Albert Dekker is an American character actor and politician best known for his roles in "Dr. Cyclops," "The Killers," "Kiss Me Deadly," and "The Wild Bunch." On May 5, 1968, Dekker is found dead in his Hollywood apartment by his fiancée, fashion model and future "Love Boat" creator Jeraldine Saunders - "Love Boat" is based on her 1974 book "Love Boats," an anecdotal account of her time employed as the first full-time female cruise director. Saunders is still kicking ass at 94 as the author of "Omarr’s Astrological Forecast," a nationally syndicated horoscope column read by hundreds of thousands worldwide.

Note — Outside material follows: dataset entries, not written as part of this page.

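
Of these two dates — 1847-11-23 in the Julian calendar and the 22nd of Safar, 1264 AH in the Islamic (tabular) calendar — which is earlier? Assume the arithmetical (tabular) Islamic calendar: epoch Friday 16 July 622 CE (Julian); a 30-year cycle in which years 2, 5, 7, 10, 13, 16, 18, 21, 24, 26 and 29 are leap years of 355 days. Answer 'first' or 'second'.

first

The two dates have Julian Day Numbers 2396001 and 2396056 respectively.
Since 2396001 < 2396056, the first date comes first.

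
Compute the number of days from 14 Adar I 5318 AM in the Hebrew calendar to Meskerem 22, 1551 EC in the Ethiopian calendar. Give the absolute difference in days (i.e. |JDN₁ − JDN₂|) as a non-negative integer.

229

First date → JDN 2290150; second date → JDN 2290379.
The interval is |2290150 − 2290379| = 229 days.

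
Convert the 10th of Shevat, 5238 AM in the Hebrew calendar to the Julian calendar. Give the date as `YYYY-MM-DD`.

Julian Day Number of the source date = 2260911.
Converting JDN 2260911 to the Julian calendar gives 14 January 1478 CE.

1478-01-14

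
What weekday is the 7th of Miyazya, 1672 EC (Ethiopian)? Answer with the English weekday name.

In the Gregorian calendar this is 12 April 1680 (JDN 2334770).
2334770 ≡ 4 (mod 7); counting from Monday = 0 gives Friday.

Friday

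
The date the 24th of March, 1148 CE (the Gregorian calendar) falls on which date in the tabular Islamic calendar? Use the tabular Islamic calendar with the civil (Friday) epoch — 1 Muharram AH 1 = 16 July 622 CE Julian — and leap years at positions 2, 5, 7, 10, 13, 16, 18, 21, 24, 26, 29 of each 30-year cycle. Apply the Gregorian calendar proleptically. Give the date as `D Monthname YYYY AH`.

24 Shawwal 542 AH

Both dates share Julian Day Number 2140441; in the tabular Islamic calendar that is 24 Shawwal 542 AH.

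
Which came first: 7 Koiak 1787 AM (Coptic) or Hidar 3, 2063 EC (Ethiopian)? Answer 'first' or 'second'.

Converting both to JDN: 2477462 vs 2477428; the smaller is the second.

second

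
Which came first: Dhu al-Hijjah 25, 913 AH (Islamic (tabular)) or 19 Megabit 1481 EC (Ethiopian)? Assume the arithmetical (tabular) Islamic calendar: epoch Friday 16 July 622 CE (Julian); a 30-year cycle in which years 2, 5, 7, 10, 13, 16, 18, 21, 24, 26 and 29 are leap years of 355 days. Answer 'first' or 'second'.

The two dates have Julian Day Numbers 2271971 and 2264989 respectively.
Since 2264989 < 2271971, the second date comes first.

second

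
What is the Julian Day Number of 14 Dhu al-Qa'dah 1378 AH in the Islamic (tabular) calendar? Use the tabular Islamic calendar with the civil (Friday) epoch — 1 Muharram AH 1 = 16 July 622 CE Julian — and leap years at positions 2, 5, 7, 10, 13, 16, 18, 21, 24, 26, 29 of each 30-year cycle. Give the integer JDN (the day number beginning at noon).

In the Gregorian calendar the same day is 22 May 1959.
JDN 2299161 is 15 October 1582 CE (Gregorian); the target day is +137550 days from there, so JDN = 2436711.

2436711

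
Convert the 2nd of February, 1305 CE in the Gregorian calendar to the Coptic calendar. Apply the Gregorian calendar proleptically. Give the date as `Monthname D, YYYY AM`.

Tobi 30, 1021 AM

Julian Day Number of the source date = 2197734.
Converting JDN 2197734 to the Coptic calendar gives 30 Tobi 1021 AM.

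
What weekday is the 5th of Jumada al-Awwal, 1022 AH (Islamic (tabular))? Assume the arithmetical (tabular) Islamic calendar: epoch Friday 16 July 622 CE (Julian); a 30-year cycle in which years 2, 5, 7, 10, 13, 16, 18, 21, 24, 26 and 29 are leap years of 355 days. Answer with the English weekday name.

Sunday

This is JDN 2310370 (23 June 1613 Gregorian).
2310370 ≡ 6 (mod 7); counting from Monday = 0 gives Sunday.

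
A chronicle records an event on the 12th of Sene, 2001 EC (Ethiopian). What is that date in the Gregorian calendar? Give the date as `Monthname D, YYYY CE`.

Julian Day Number of the source date = 2455002.
Converting JDN 2455002 to the Gregorian calendar gives 19 June 2009 CE.

June 19, 2009 CE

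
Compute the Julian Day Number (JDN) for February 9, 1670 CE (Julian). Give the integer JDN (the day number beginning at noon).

2331065

In the Gregorian calendar the same day is 19 February 1670.
JDN 2299161 is 15 October 1582 CE (Gregorian); the target day is +31904 days from there, so JDN = 2331065.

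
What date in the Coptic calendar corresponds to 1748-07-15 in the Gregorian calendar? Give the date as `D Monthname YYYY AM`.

10 Epip 1464 AM

Julian Day Number of the source date = 2359700.
Converting JDN 2359700 to the Coptic calendar gives 10 Epip 1464 AM.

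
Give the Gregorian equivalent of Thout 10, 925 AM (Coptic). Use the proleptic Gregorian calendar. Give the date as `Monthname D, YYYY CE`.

Julian Day Number of the source date = 2162530.
Converting JDN 2162530 to the Gregorian calendar gives 14 September 1208 CE.

September 14, 1208 CE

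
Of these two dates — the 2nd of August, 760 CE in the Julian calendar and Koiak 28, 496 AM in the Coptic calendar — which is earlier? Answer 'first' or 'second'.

first

First date → JDN 1998862; second date → JDN 2005946.
JDN 1998862 < JDN 2005946, so the first date is earlier.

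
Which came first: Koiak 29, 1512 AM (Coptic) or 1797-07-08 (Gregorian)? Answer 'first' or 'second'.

first

Converting both to JDN: 2377041 vs 2377590; the smaller is the first.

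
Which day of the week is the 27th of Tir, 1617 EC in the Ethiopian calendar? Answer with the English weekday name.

Saturday

In the Gregorian calendar this is 1 February 1625 (JDN 2314611).
Since JDN mod 7 = 5 (0 = Monday), the day is Saturday.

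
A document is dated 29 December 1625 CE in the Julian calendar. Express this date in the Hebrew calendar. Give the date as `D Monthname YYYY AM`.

10 Tevet 5386 AM

Julian Day Number of the source date = 2314952.
Converting JDN 2314952 to the Hebrew calendar gives 10 Tevet 5386 AM.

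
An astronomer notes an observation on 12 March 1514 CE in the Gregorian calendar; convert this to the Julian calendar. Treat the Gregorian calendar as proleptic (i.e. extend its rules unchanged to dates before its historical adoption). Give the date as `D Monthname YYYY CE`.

For dates in this range the Gregorian date is 10 days ahead of the Julian.
12 March 1514 Gregorian − 10 days → 2 March 1514 Julian.

2 March 1514 CE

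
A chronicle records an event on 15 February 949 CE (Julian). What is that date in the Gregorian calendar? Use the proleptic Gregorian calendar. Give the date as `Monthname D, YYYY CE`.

At this point the Julian calendar is 5 days behind the Gregorian.
15 February 949 Julian + 5 days → 20 February 949 Gregorian.

February 20, 949 CE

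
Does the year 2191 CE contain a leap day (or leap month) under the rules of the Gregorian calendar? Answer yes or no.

2191 is not divisible by 4, so it is a common year.

no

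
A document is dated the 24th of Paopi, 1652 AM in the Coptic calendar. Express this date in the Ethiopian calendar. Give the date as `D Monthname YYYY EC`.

24 Tikimt 1928 EC

Both dates share Julian Day Number 2428111; in the Ethiopian calendar that is 24 Tikimt 1928 EC.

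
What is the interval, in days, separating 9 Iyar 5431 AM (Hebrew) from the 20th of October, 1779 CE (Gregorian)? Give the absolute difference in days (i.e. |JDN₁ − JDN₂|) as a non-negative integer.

JDN of the first date = 2331489.
JDN of the second date = 2371119.
|2371119 − 2331489| = 39630.

39630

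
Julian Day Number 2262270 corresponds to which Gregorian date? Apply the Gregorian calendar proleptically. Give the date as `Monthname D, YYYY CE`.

JDN 2451545 is 1 Jan 2000; 2262270 is −189275 days from there.

October 13, 1481 CE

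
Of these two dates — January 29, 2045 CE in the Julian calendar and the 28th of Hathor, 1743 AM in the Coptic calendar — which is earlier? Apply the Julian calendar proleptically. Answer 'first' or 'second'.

Converting both to JDN: 2468023 vs 2461382; the smaller is the second.

second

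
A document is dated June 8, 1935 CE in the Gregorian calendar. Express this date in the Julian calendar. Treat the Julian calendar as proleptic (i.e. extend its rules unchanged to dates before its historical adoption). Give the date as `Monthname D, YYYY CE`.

The Julian–Gregorian offset here is 13 days (Julian trailing).
8 June 1935 Gregorian − 13 days → 26 May 1935 Julian.

May 26, 1935 CE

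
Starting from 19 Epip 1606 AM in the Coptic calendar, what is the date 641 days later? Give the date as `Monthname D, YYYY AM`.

Parmouti 19, 1608 AM

JDN of 19 Epip 1606 AM = 2411574.
2411574 + 641 = 2412215.
JDN 2412215 in the Coptic calendar is Parmouti 19, 1608 AM.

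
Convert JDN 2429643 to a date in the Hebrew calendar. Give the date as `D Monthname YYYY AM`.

JDN 2429643 is 14 January 1940 in the Gregorian calendar.
In the Hebrew calendar that day is 4 Shevat 5700 AM.

4 Shevat 5700 AM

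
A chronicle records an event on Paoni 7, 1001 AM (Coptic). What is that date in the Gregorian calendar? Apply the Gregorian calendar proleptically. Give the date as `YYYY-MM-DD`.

Julian Day Number of the source date = 2190556.
Converting JDN 2190556 to the Gregorian calendar gives 8 June 1285 CE.

1285-06-08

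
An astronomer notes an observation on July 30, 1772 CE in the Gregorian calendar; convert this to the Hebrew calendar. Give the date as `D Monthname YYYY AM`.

29 Tammuz 5532 AM

Julian Day Number of the source date = 2368481.
Converting JDN 2368481 to the Hebrew calendar gives 29 Tammuz 5532 AM.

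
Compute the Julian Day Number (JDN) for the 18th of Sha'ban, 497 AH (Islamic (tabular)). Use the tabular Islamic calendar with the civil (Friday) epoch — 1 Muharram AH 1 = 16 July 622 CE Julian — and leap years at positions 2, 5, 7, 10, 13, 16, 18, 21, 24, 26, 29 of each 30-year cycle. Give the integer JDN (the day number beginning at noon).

Equivalently 23 May 1104 (proleptic Gregorian).
JDN 2299161 is 15 October 1582 CE (Gregorian); the target day is −174731 days from there, so JDN = 2124430.

2124430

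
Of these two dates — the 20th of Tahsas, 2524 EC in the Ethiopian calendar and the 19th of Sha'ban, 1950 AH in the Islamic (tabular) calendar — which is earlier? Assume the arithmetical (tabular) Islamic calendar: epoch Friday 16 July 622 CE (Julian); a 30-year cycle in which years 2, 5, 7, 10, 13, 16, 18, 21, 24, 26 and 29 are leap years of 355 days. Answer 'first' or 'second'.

second

The two dates have Julian Day Numbers 2645856 and 2639326 respectively.
Since 2639326 < 2645856, the second date comes first.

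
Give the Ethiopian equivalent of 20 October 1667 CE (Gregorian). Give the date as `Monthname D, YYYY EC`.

Both dates share Julian Day Number 2330212; in the Ethiopian calendar that is 12 Tikimt 1660 EC.

Tikimt 12, 1660 EC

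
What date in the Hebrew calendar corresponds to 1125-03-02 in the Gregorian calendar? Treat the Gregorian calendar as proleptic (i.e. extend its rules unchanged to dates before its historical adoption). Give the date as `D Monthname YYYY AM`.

18 Adar 4885 AM

Julian Day Number of the source date = 2132018.
Converting JDN 2132018 to the Hebrew calendar gives 18 Adar 4885 AM.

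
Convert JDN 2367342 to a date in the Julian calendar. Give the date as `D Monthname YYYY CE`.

6 June 1769 CE

The Gregorian equivalent of JDN 2367342 is 17 June 1769.
In the Julian calendar that day is 6 June 1769 CE.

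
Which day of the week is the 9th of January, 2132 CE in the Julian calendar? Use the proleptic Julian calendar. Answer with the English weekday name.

Wednesday

Equivalently 23 January 2132 Gregorian, JDN 2499779.
JDN 2499779 mod 7 = 2, and JDN 0 was a Monday, so this is a Wednesday.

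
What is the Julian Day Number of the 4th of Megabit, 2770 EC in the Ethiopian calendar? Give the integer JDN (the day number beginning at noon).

In the Gregorian calendar the same day is 19 March 2778.
JDN 2299161 is 15 October 1582 CE (Gregorian); the target day is +436620 days from there, so JDN = 2735781.

2735781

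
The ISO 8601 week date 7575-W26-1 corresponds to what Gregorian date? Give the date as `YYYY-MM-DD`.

ISO week 1 of 7575 is the week containing the first Thursday of 7575.
Week 26, day 1 (Monday) lands on 7575-06-23.

7575-06-23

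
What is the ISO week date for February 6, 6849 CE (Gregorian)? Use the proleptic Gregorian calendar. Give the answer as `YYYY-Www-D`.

6849-W05-6

The weekday is Saturday (ISO weekday 6).
That Saturday belongs to ISO week 5 of ISO year 6849.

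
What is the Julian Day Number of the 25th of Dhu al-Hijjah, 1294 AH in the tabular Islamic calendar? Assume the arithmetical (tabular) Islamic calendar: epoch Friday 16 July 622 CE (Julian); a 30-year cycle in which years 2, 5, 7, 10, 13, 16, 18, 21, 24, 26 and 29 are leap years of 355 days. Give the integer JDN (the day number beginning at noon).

2406985

Equivalently 31 December 1877 (Gregorian).
JDN 2400001 is 17 November 1858 CE (Gregorian), MJD 0; the target day is +6984 days from there, so JDN = 2406985.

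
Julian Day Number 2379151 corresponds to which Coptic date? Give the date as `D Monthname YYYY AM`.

8 Paopi 1518 AM

JDN 2379151 is 17 October 1801 in the Gregorian calendar.
In the Coptic calendar that day is 8 Paopi 1518 AM.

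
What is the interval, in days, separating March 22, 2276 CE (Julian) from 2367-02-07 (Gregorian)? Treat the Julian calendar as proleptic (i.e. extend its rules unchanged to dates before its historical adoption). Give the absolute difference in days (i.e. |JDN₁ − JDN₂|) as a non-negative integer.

First date → JDN 2552448; second date → JDN 2585626.
The interval is |2552448 − 2585626| = 33178 days.

33178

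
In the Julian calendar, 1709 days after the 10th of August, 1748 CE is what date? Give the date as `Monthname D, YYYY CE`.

The starting date is JDN 2359737; 2359737 + 1709 = 2361446.
JDN 2361446 corresponds to April 15, 1753 CE.

April 15, 1753 CE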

Back to Dekker... the circumstances of his death are super weird. He's found nude in his bathtub with a scarf over his eyes and a ball gag in his mouth. His hands are handcuffed behind his back - the key still in the cuffs. In addition to the leather belt around his neck, Dekker has an additional leather belt wrapped around his waist, which is tied to a rope that also ties his two ankles together and is wrapped around his wrist and clasped in his hand. He also has two hypodermic needles sticking out of his arms and two hypodermic punctures on his right butt cheek. Above these puncture wounds are the words “whip” written on his butt cheek in lipstick, and a drawing of the sun. Lipstick is used to write all over Dekker’s naked body, including “make me suck,” “slave,” and “cocksucker.” There are also drawings of sun rays around his nipples and a picture of a vagina on his lower abdomen. The initial ruling is suicide, but after S&M pornography and bondage equipment is found in the apartment, the ruling is changed to accidental death caused by autoerotic asphyxiation 

Could Dekker have really gotten himself in that position all on his own? Saunders believes there had to be someone else involved. She knows that Dekker was keeping $70,000 in cash hidden in his apartment, but the money was never found. A bunch of camera equipment is also missing. The most baffling aspect of Dekker’s death is that the bathroom door is locked with a chain from the inside and there are no other exits - there are no windows in his bathroom. 

It's pretty obvious that Dekker had a private life that he kept from everyone including his fiancée. When she hadn't heard from Dekker in a couple of days, Saunders would show up at his apartment and leave notes taped to his door, asking him to contact to her. 

Dekker's most famous for his role in the movie, "Dr. Cyclopes." Tagline: "The Thrill of the Year!"